Free Digital-Style Fonts
In the era of 4K and Retina displays, digital fonts are as smooth (or even smoother) than those in just about any book. If you're going for a look that screams digital, you probably want to replicate the style of early computer monitors or the retro LCD displays seen on digital watches and calculators. Fonts like Digital Dismay by NAL, Digital-7 by Style-7 and Digital Dream by Pizzadude fit that bill to a T. For a thinner font in the same vein, try SF Digital Readout by ShyFoundry Fonts, or give Loopy by Apostrophic Labs a look if you want a font that combines bubble lettering with a digital style.
How about something that still has that digital-clock vibe but is a little more edgy and streamlined? That digital font name would be the retro sci-fi Raptor Sans – sleek, inspired by book covers from the '60s and '70s and created by Panos Voulgaris. Similarly, Marske features that iconic digital stenciled look, but offers a slightly smoother, more rounded aesthetic.
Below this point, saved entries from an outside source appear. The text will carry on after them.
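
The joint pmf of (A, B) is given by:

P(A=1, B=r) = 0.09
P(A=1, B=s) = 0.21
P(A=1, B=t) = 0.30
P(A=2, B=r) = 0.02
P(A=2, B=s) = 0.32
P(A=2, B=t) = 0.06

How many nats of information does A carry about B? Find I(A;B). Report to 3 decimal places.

0.103 nats

Marginals: p(A) = (0.6000, 0.4000), p(B) = (0.1100, 0.5300, 0.3600).
I(A;B) = H(A) + H(B) − H(A,B).
H(A) = 0.6730, H(B) = 0.9471, H(A,B) = 1.5173.
I(A;B) = 0.6730 + 0.9471 − 1.5173 = 0.103 nats.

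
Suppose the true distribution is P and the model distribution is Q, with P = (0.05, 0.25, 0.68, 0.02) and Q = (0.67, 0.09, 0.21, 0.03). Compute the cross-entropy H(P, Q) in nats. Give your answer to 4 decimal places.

1.7534 nats

H(P,Q) = −Σ p·ln q.
  −0.05·ln(0.67) = 0.02002
  −0.25·ln(0.09) = 0.60199
  −0.68·ln(0.21) = 1.06124
  −0.02·ln(0.03) = 0.07013
H(P,Q) = 1.7534 nats.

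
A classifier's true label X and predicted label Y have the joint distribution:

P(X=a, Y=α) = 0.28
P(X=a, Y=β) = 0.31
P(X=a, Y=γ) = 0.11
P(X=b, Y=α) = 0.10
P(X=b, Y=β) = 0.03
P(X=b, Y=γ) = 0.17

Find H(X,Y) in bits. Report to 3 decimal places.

2.307 bits

H(X,Y) = −Σ p(x,y)·log₂ p(x,y) over all 6 cells.
  cell (a,α): −0.28·log₂0.28 = 0.5142
  cell (a,β): −0.31·log₂0.31 = 0.5238
  cell (a,γ): −0.11·log₂0.11 = 0.3503
  cell (b,α): −0.10·log₂0.10 = 0.3322
  cell (b,β): −0.03·log₂0.03 = 0.1518
  cell (b,γ): −0.17·log₂0.17 = 0.4346
Sum = 2.307 bits.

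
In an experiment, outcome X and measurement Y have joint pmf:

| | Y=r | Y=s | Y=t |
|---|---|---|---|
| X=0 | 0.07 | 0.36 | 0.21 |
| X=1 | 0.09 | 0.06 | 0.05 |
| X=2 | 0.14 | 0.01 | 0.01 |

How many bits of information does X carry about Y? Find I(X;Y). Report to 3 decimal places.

0.280 bits

Marginals: p(X) = (0.6400, 0.2000, 0.1600), p(Y) = (0.3000, 0.4300, 0.2700).
I(X;Y) = Σ p(x,y)·log₂[p(x,y)/(p(x)p(y))].
  (0,r): 0.07·log₂(0.3646) = -0.1019
  (0,s): 0.36·log₂(1.3081) = 0.1395
  (0,t): 0.21·log₂(1.2153) = 0.0591
  (1,r): 0.09·log₂(1.5000) = 0.0526
  (1,s): 0.06·log₂(0.6977) = -0.0312
  (1,t): 0.05·log₂(0.9259) = -0.0056
  (2,r): 0.14·log₂(2.9167) = 0.2162
  (2,s): 0.01·log₂(0.1453) = -0.0278
  (2,t): 0.01·log₂(0.2315) = -0.0211
Sum = 0.280 bits.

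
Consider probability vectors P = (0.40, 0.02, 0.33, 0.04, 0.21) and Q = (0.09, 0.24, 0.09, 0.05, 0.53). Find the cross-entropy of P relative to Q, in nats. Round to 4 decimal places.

H(P,Q) = −Σ p·ln q.
  −0.40·ln(0.09) = 0.96318
  −0.02·ln(0.24) = 0.02854
  −0.33·ln(0.09) = 0.79462
  −0.04·ln(0.05) = 0.11983
  −0.21·ln(0.53) = 0.13332
H(P,Q) = 2.0395 nats.

2.0395 nats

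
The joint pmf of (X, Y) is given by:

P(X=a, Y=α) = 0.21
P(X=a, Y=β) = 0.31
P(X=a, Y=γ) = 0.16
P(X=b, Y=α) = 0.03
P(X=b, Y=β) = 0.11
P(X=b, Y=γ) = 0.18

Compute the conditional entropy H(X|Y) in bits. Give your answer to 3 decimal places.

0.818 bits

Marginals: p(X) = (0.6800, 0.3200), p(Y) = (0.2400, 0.4200, 0.3400).
H(X|Y) = Σ p(Y) · H(X|Y=·).
  Y=α: p=0.2400, H(X|Y=α) = 0.5436
  Y=β: p=0.4200, H(X|Y=β) = 0.8296
  Y=γ: p=0.3400, H(X|Y=γ) = 0.9975
Weighted sum = 0.818 bits.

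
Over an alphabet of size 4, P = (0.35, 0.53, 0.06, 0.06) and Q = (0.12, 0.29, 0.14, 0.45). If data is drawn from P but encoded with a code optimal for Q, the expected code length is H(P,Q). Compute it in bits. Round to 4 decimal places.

H(P,Q) = −Σ p·log₂ q.
  −0.35·log₂(0.12) = 1.07061
  −0.53·log₂(0.29) = 0.94651
  −0.06·log₂(0.14) = 0.17019
  −0.06·log₂(0.45) = 0.06912
H(P,Q) = 2.2564 bits.

2.2564 bits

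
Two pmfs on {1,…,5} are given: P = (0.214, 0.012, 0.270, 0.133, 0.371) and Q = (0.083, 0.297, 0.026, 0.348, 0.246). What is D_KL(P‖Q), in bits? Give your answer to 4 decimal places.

1.1838 bits

D(P‖Q) = Σ p·log₂(p/q).
  0.214·log₂(0.214/0.083) = 0.29242
  0.012·log₂(0.012/0.297) = -0.05555
  0.270·log₂(0.270/0.026) = 0.91162
  0.133·log₂(0.133/0.348) = -0.18456
  0.371·log₂(0.371/0.246) = 0.21991
D(P‖Q) = 1.1838 bits.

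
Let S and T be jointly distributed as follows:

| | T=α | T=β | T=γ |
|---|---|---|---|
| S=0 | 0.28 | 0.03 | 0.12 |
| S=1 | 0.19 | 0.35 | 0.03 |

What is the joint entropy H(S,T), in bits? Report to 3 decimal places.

H(S,T) = −Σ p(x,y)·log₂ p(x,y) over all 6 cells.
  cell (0,α): −0.28·log₂0.28 = 0.5142
  cell (0,β): −0.03·log₂0.03 = 0.1518
  cell (0,γ): −0.12·log₂0.12 = 0.3671
  cell (1,α): −0.19·log₂0.19 = 0.4552
  cell (1,β): −0.35·log₂0.35 = 0.5301
  cell (1,γ): −0.03·log₂0.03 = 0.1518
Sum = 2.170 bits.

2.170 bits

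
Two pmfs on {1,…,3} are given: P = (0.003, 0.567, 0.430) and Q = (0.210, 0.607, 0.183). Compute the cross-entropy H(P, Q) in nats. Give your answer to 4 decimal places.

1.0180 nats

H(P,Q) = −Σ p·ln q.
  −0.003·ln(0.210) = 0.00468
  −0.567·ln(0.607) = 0.28306
  −0.430·ln(0.183) = 0.73026
H(P,Q) = 1.0180 nats.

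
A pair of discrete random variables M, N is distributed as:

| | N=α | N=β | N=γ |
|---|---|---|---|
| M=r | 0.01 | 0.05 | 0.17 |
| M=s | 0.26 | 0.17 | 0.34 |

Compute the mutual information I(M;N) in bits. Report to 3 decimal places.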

If you prefer a free typeface with a pixelated look – like something out of a retro video game – LCD Solid Font by LCD Solid might be the ticket.
Paid Digital-Style Fonts
If you plan to use your font for public or commercial means, you may need to purchase a licensed font. The good news is that licensed fonts often come from premium design houses, so you're likely to end up with a professional-looking design.
If you're only in the market for digital-esque numbers, Hoefler & Co.'s Prospekt sports that bold, digital LCD style. Designed by Stephan Muller and Cornel Windlin in 1994, FF Dot Matrix recreates the dot-matrix look popularized by the scrolling LCD messages you see on scoreboards and traffic notifications. For a pixel-style alternative, Frank Ramspott's FR73 Pixel typeface will make you feel like you're playing Space Invaders. Both are available via FontShop.